Minut, (Antara News) - Hasil Budidaya Rumput laut di Kabupaten Minahasa Utara (Minut) sampai Agustus 2011 tercatat mencapai 42.128,59 ton atau 56 persen dari perkiraan produksi tahun 2011.

"Dibandingkan sebelumnya, hasil panen untuk budi daya rumput laut, bulan Agustus mengalami kenaikan," ujar Kepala Dinas Kelautan dan Perikanan, Minahasa Utara, Ronny Siwi, Minggu.

Siwi mengatakan, paling produkstif yaitu rumput laut berjenis Spinosium, dimana untuk produksinya mencapai 38.700,33 ton selama Agustus 2011.

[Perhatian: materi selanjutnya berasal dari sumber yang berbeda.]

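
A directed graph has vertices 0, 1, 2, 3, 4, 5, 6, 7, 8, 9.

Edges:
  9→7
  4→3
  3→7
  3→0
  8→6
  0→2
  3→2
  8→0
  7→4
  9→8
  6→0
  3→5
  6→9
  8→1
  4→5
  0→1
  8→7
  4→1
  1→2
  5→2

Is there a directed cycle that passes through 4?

Yes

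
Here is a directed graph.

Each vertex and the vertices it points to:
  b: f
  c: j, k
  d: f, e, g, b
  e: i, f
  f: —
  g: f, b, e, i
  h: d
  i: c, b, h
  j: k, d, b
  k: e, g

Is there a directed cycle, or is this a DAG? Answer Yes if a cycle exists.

Yes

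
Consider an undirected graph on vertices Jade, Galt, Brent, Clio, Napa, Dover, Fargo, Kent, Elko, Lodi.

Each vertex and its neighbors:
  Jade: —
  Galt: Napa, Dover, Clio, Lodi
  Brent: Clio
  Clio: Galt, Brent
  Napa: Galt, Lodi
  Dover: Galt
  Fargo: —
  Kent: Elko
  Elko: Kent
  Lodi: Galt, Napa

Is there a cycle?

DFS, tracking each vertex's parent; an edge to a visited non-parent vertex closes a cycle.
Start from Lodi:
visit Lodi (parent –)
  visit Galt (parent Lodi)
    visit Napa (parent Galt)
      Napa–Galt: parent, skip
      Napa–Lodi: Lodi visited and ≠ parent → cycle
Cycle: Lodi – Galt – Napa – Lodi.

Yes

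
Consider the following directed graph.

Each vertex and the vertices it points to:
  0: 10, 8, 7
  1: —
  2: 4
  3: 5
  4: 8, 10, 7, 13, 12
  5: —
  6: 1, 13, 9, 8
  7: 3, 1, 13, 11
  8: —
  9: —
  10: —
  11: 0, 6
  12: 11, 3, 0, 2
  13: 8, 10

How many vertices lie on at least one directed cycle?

A vertex is on a directed cycle iff it belongs to a strongly connected component of size ≥ 2 (or has a self-loop).
The vertices on cycles are {0, 2, 4, 7, 11, 12} — 6 in total.

6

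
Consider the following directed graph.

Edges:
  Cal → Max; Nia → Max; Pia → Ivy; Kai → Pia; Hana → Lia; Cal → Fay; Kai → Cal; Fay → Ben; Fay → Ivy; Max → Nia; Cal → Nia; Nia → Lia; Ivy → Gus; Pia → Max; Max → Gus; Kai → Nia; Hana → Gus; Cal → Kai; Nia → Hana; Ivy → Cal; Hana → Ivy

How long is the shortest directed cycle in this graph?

2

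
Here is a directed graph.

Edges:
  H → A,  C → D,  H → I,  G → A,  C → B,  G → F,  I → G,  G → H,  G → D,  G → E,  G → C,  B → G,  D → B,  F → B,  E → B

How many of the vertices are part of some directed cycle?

8

A vertex is on a directed cycle iff it belongs to a strongly connected component of size ≥ 2 (or has a self-loop).
The vertices on cycles are {B, C, D, E, F, G, H, I} — 8 in total.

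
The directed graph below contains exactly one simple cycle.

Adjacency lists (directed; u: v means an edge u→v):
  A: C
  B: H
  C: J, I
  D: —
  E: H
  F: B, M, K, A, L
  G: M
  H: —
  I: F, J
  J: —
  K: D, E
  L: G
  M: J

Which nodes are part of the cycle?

DFS with gray/black marking from F:
F gray
  B gray
    H gray
    H black
  B black
  M gray
    J gray
    J black
  M black
  K gray
    D gray
    D black
    E gray
      E→H: H black — skip
    E black
  K black
  A gray
    C gray
      C→J: J black — skip
      I gray
        I→F: F is gray → back edge
Back edge closes the cycle F → A → C → I → F; its vertices are {A, C, F, I}.

A, C, F, I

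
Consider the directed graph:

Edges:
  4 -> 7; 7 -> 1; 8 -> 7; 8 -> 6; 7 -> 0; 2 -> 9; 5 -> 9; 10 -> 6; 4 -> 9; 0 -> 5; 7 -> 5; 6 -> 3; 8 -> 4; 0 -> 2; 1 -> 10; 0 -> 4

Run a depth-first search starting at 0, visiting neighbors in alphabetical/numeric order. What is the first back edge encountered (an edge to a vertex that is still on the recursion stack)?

DFS from 0 (visiting neighbors in alphabetical/numeric order); mark gray on enter, black on exit:
0 gray
  2 gray
    9 gray
    9 black
  2 black
  4 gray
    7 gray
      7→0: 0 is gray → back edge
First back edge: 7 → 0.

7->0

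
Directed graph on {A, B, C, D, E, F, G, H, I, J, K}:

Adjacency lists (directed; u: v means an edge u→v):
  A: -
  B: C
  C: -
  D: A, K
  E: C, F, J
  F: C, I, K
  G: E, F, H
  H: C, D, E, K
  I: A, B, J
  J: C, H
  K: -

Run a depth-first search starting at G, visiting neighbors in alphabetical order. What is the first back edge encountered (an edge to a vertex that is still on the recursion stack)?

DFS from G (visiting neighbors in alphabetical order); mark gray on enter, black on exit:
G gray
  E gray
    C gray
    C black
    F gray
      F→C: C black — skip
      I gray
        A gray
        A black
        B gray
          B→C: C black — skip
        B black
        J gray
          J→C: C black — skip
          H gray
            H→C: C black — skip
            D gray
              D→A: A black — skip
              K gray
              K black
            D black
            H→E: E is gray → back edge
First back edge: H → E.

H→E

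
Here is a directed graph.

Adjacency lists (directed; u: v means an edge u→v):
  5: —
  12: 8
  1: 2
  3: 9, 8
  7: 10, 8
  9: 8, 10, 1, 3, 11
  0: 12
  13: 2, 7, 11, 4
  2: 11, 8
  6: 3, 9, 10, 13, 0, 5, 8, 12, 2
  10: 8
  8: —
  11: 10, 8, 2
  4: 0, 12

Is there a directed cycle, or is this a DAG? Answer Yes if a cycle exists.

Yes

DFS with white/gray/black marking, starting from 12:
12 gray
  8 gray
  8 black
12 black
5 gray
5 black
1 gray
  2 gray
    11 gray
      10 gray
        10→8: 8 black — skip
      10 black
      11→8: 8 black — skip
      11→2: 2 is gray → back edge
Back edge found, so a cycle exists: 2 → 11 → 2.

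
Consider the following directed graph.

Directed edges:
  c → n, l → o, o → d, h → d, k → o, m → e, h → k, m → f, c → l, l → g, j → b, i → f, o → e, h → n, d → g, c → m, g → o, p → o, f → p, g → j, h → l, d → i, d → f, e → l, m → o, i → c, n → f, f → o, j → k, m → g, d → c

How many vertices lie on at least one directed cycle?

13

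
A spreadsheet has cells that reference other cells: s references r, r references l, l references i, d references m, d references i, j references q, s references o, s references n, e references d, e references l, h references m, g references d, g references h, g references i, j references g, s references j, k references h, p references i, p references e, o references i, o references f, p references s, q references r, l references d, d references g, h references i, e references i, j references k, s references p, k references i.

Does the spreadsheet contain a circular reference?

Yes

DFS with white/gray/black marking, starting from s:
s gray
  r gray
    l gray
      d gray
        i gray
        i black
        m gray
        m black
        g gray
          g→d: d is gray → back edge
Back edge found, so a cycle exists: d → g → d.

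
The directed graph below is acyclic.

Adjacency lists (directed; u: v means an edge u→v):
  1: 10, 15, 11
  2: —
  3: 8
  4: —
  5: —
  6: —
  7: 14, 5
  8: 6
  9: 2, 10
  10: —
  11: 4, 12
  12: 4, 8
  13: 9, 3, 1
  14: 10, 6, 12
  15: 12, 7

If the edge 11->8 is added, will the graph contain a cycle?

No

Adding 11→8 creates a cycle iff 8 can already reach 11.
Explore from 8: no path reaches 11. The graph stays acyclic.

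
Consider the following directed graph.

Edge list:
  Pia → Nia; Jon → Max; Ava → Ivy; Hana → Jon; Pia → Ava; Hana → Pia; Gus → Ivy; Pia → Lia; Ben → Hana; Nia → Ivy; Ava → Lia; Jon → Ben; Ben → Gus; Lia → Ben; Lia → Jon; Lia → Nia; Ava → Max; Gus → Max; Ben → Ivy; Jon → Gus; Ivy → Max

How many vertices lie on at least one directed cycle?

A vertex is on a directed cycle iff it belongs to a strongly connected component of size ≥ 2 (or has a self-loop).
The vertices on cycles are {Ava, Ben, Jon, Lia, Pia, Hana} — 6 in total.

6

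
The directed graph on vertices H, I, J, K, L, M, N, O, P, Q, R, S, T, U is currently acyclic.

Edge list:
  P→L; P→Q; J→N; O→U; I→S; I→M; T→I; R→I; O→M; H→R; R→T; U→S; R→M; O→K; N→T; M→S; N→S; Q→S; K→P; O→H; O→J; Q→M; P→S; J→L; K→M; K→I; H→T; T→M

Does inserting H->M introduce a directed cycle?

Adding H→M creates a cycle iff M can already reach H.
Explore from M: no path reaches H. The graph stays acyclic.

No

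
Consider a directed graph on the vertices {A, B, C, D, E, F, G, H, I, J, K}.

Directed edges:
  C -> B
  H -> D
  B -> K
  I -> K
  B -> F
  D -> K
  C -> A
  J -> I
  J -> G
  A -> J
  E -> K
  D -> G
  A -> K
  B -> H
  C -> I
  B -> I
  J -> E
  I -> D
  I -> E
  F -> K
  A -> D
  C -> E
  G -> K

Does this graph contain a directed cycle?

No

DFS with white/gray/black marking, starting from J:
J gray
  E gray
    K gray
    K black
  E black
  G gray
    G→K: K black — skip
  G black
  I gray
    D gray
      D→K: K black — skip
      D→G: G black — skip
    D black
    I→E: E black — skip
    I→K: K black — skip
  I black
J black
A gray
  A→K: K black — skip
  A→J: J black — skip
  A→D: D black — skip
A black
B gray
  F gray
    F→K: K black — skip
  F black
  H gray
    H→D: D black — skip
  H black
  B→I: I black — skip
  B→K: K black — skip
B black
C gray
  C→A: A black — skip
  C→E: E black — skip
  C→B: B black — skip
  C→I: I black — skip
C black
Every edge goes to a white or black vertex — no back edge, so the graph is acyclic.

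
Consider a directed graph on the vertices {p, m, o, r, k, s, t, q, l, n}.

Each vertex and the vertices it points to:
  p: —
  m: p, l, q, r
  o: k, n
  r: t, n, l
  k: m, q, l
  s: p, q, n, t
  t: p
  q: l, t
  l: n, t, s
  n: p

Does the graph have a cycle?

Yes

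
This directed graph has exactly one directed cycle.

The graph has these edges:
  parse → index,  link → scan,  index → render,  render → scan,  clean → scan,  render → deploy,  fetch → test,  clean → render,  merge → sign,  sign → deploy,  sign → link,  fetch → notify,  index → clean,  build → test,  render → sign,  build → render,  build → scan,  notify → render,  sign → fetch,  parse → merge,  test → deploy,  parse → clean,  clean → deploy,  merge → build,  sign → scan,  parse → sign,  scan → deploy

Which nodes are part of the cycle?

DFS with gray/black marking from sign:
sign gray
  link gray
    scan gray
      deploy gray
      deploy black
    scan black
  link black
  sign→deploy: deploy black — skip
  sign→scan: scan black — skip
  fetch gray
    notify gray
      render gray
        render→scan: scan black — skip
        render→sign: sign is gray → back edge
Back edge closes the cycle sign → fetch → notify → render → sign; its vertices are {sign, fetch, notify, render}.

sign, fetch, notify, render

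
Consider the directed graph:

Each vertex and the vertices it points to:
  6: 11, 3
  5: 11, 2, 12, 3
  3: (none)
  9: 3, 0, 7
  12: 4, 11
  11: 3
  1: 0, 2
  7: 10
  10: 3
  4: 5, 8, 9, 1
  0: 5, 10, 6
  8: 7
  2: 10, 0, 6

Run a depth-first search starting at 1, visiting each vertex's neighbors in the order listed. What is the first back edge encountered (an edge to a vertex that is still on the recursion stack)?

2→0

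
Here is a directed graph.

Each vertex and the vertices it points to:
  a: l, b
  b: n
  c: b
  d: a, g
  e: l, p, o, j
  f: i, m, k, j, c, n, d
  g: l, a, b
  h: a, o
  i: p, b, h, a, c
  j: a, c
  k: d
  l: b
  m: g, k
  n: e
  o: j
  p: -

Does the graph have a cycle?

Yes

DFS with white/gray/black marking, starting from m:
m gray
  g gray
    l gray
      b gray
        n gray
          e gray
            e→l: l is gray → back edge
Back edge found, so a cycle exists: l → b → n → e → l.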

"Sedangkan untuk rumput laut berjenis Cottoni, baru sekitar 3.428,26 ton," kata Siwi.

Berdasarkan data yang ada, dibandingkan bulan Januari, untuk produksi rumput laut jenis spinosium, hanya sebesar 4.105 ton, sedangkan cottoni, hanya 360 ton.

Sedangkan bulan Februari, untuk produksi rumput laut jenis spinosium, hanya sebesar 4.408 ton, sedangkan cottoni, 374 ton.

Demikian di bulan Maret, untuk produksi rumput laut jenis spinosium, hanya sebesar 4.501 ton, sedangkan cottoni, 387 ton.

Untuk bulan April, produksi rumput laut jenis spinosium, hanya sebesar 4.711 ton, sedangkan cottoni, 398 ton.

Pun di bulan Mei, untuk produksi rumput laut jenis spinosium, hanya sebesar 4.721 ton, sedangkan cottoni, 410 ton.

Produksi rumput laut jenis spinosium di bulan Juni, hanya sebesar 4.4912 ton, sedangkan cottoni, 433 ton.

Di bulan Juli, produksi rumput laut jenis spinosium, naik sebesar 5.401 ton, sedangkan cottoni, 520,14 ton.

Kenaikan produksi kembali terjadi di Bulan Agustus, dimana untuk rumput laut jenis spinosium, sebesar 5.941 ton, sedangkan jenis cottoni naik pula sebesar 546,12 ton.

Produksi rumput laut ini dikatakan Siwi, paling besar terdapat di Desa Naen.

Siwi berharap, produksi dan budidaya rumput laut di Minahasa Utara, akan terus berkembang, sehingga memberikan dampak PAD bagi daerah ini.